At Will Employment - In General
An "at will" employee in the U.S. can be fired at any time for any reason without any prior notice or warning. Outside a union shop or a civil service employment situation, even an illegal reason for firing does not give you the right to be reinstated in your job - instead it gives you a right to sue for money damages.
Unemployment Benefits and Employment References
If you are fired for good cause (or you quit in a situation that is not a constructive termination), you are not entitled to unemployment benefits.
If you are fired without cause particular to your conduct (e.g. you are laid off in the employer's reduction in the size of the employer's labor force), or your are fired for a reason that is not good cause (e.g. you are fire because the boss is annoyed because you are such a goody two shoes that you always show up to work on time), you may be entitled to unemployment benefits based upon your term of service and earnings (short time employees are often not entitled to unemployment benefits no matter what).

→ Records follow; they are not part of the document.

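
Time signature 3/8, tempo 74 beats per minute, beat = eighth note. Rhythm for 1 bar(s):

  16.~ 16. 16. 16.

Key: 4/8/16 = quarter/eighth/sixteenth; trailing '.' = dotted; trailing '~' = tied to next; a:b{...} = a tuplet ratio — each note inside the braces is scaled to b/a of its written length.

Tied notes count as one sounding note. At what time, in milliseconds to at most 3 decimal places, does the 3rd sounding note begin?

note 3 onset = 9/4b = 1824.324ms

1. 0.0ms @ 0 + 1216.216ms (3/2)
2. 1216.216ms @ 3/2 + 608.108ms (3/4)
3. 1824.324ms @ 9/4 + 608.108ms (3/4)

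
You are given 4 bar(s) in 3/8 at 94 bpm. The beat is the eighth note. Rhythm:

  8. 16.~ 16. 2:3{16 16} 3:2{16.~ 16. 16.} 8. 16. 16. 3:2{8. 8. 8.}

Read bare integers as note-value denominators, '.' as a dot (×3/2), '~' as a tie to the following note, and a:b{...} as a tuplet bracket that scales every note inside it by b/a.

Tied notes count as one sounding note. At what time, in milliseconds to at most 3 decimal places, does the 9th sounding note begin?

note 9 onset = 33/4b = 5265.957ms

1. 0.0ms @ 0 + 957.447ms (3/2)
2. 957.447ms @ 3/2 + 957.447ms (3/2)
3. 1914.894ms @ 3 + 478.723ms (3/4)
4. 2393.617ms @ 15/4 + 478.723ms (3/4)
5. 2872.34ms @ 9/2 + 638.298ms (1)
6. 3510.638ms @ 11/2 + 319.149ms (1/2)
7. 3829.787ms @ 6 + 957.447ms (3/2)
8. 4787.234ms @ 15/2 + 478.723ms (3/4)
9. 5265.957ms @ 33/4 + 478.723ms (3/4)
10. 5744.681ms @ 9 + 638.298ms (1)
11. 6382.979ms @ 10 + 638.298ms (1)
12. 7021.277ms @ 11 + 638.298ms (1)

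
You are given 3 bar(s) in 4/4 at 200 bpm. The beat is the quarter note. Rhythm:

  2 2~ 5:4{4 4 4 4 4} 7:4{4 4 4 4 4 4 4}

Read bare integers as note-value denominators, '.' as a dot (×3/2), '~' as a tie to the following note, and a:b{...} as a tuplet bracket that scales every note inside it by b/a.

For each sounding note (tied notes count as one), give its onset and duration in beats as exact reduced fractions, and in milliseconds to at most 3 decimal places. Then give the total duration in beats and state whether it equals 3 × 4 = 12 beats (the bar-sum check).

1) 0.0ms=0b +600.0ms=2b
2) 600.0ms=2b +840.0ms=14/5b
3) 1440.0ms=24/5b +240.0ms=4/5b
4) 1680.0ms=28/5b +240.0ms=4/5b
5) 1920.0ms=32/5b +240.0ms=4/5b
6) 2160.0ms=36/5b +240.0ms=4/5b
7) 2400.0ms=8b +171.429ms=4/7b
8) 2571.429ms=60/7b +171.429ms=4/7b
9) 2742.857ms=64/7b +171.429ms=4/7b
10) 2914.286ms=68/7b +171.429ms=4/7b
11) 3085.714ms=72/7b +171.429ms=4/7b
12) 3257.143ms=76/7b +171.429ms=4/7b
13) 3428.571ms=80/7b +171.429ms=4/7b
Σ=12b of 12 (200bpm 4/4) — PASS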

If you apply for unemployment benefits because you assert that you were fired without good cause, and the employer believes you were fired for good cause, the employer can dispute that finding in a summary administrative hearing. Employers fight awards of unemployment benefits for employees who are fired rather than laid off, because it affects the employer's unemployment insurance rates (and because they care, for non-economic reasons, if the integrity of their stated reasons for firing someone are not believed, or if their reasons for firing someone are not considered to be legitimate grounds for termination by a government agency).

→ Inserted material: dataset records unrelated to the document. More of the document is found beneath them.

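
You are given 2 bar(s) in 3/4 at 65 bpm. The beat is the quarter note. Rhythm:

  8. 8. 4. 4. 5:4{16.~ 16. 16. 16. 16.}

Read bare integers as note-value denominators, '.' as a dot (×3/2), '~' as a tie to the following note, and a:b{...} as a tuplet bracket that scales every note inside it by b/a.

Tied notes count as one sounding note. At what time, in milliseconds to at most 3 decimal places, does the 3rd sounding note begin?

1. 0.0ms @ 0 + 692.308ms (3/4)
2. 692.308ms @ 3/4 + 692.308ms (3/4)
3. 1384.615ms @ 3/2 + 1384.615ms (3/2)
4. 2769.231ms @ 3 + 1384.615ms (3/2)
5. 4153.846ms @ 9/2 + 553.846ms (3/5)
6. 4707.692ms @ 51/10 + 276.923ms (3/10)
7. 4984.615ms @ 27/5 + 276.923ms (3/10)
8. 5261.538ms @ 57/10 + 276.923ms (3/10)

note 3 onset = 3/2b = 1384.615ms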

Even if you are entitled to unemployment benefits, these benefits are much smaller than your regular pay, and generally last less long than the period for which you were employed. A formula or calculator should appear on the Texas Workforce Commission Website.
I assume when you say that "They put a few fake tags on me" that this means that they stated reasons that would be valid "for cause" reasons for termination and you dispute those reasons apply to you, but please clarify if I am mistaken. If that is the case, it is likely that you would have to fight for any unemployment benefits you are otherwise entitled to in an administrative hearing as the company is likely to contest your claim that you were not fired for good cause.
This also means that if you seek new employment that they will give you a bad reference to someone who inquires about your employment (although many HR departments are afraid to do that for fear of defamation liability and will only confirm the dates of your employment and your position).
Wrongful Termination Lawsuits
Separate and apart from unemployment benefits, if you are fired, not just without cause, but for an illegal reasons (e.g. race, sex, and select statutory prohibited reasons), you may bring a wrongful termination lawsuit. Some of those reasons (firings related to discrimination by a private sector employer) require you to file an EEOC complaint and have it investigated by them first, other of those reasons (mostly whistle blowing statutes and breaches of written employment contracts that don't allow for termination of employment without cause) allow you to immediately bring suit for wrongful termination.
The legal status of firing someone because you complained about another employee's ethical violation depends upon the exact nature of the ethical violation. For example, a U.S. Supreme Court case decided this month (i.e. February/March 2018) held that whistle blower protections under U.S. securities laws apply to people who report securities fraud to the SEC, but not to people who report securities fraud to a supervisor in the company.
"My fellow employee was a lying asshole who acted unprofessionally (in non-technical sense of the word), and I complained about this conduct to my supervisor and the employer didn't care" standing alone, would not normally constitute conduct that is covered by a whistle blowing statute that could allow you to bring a lawsuit for wrongful termination of employment, although it might constitute a constructive termination for bad cause by an employer (if you quit) or termination for bad cause by an employer (if you were fired) for unemployment insurance purposes.
The legal theory behind the amount of damages that can be awarded in a wrongful termination lawsuit is a bit obscure. As a rule of thumb, six months wages is a pretty typical settlement amount in a wrongful termination case prior to a determination by a court of employer liability. At trial, there is wide variation in what juries award in wrongful termination lawsuits involving similar facts. Sometimes the award is minimal even when the jury finds that the employer wrongfully fired you, and sometimes the award is very substantial, amounting to many years of lost income in amount.
Contractual Payment Obligations
Generally speaking, unless a written contract provides otherwise, you have no obligation to return a hiring bonus and the employer has a contractual duty (and probably a statutory one as well) to pay you through the date of termination without deduction for a hiring bonus paid.
This includes any amounts, including bonuses, that the employer was obligated to pay you, although proving an entitlement to a bonus can be difficult unless that standard for receiving one is clearly defined and you clearly met those standards as a factual matter. Sometimes, you can even win a breach of contract award for a bonus that was not yet fully earned if the only reason that the bonus was not awarded was the employer's bad faith conduct.
You could sue to collect unpaid wages in a Justice Court (the limited jurisdiction court for small claims in Texas) if necessary, if the amount you are claiming is under $10,000. If you have a claim for unpaid wages in a larger amount or also have other damages, you would need to bring suit in the appropriate county court or district court, depending upon the amount claimed.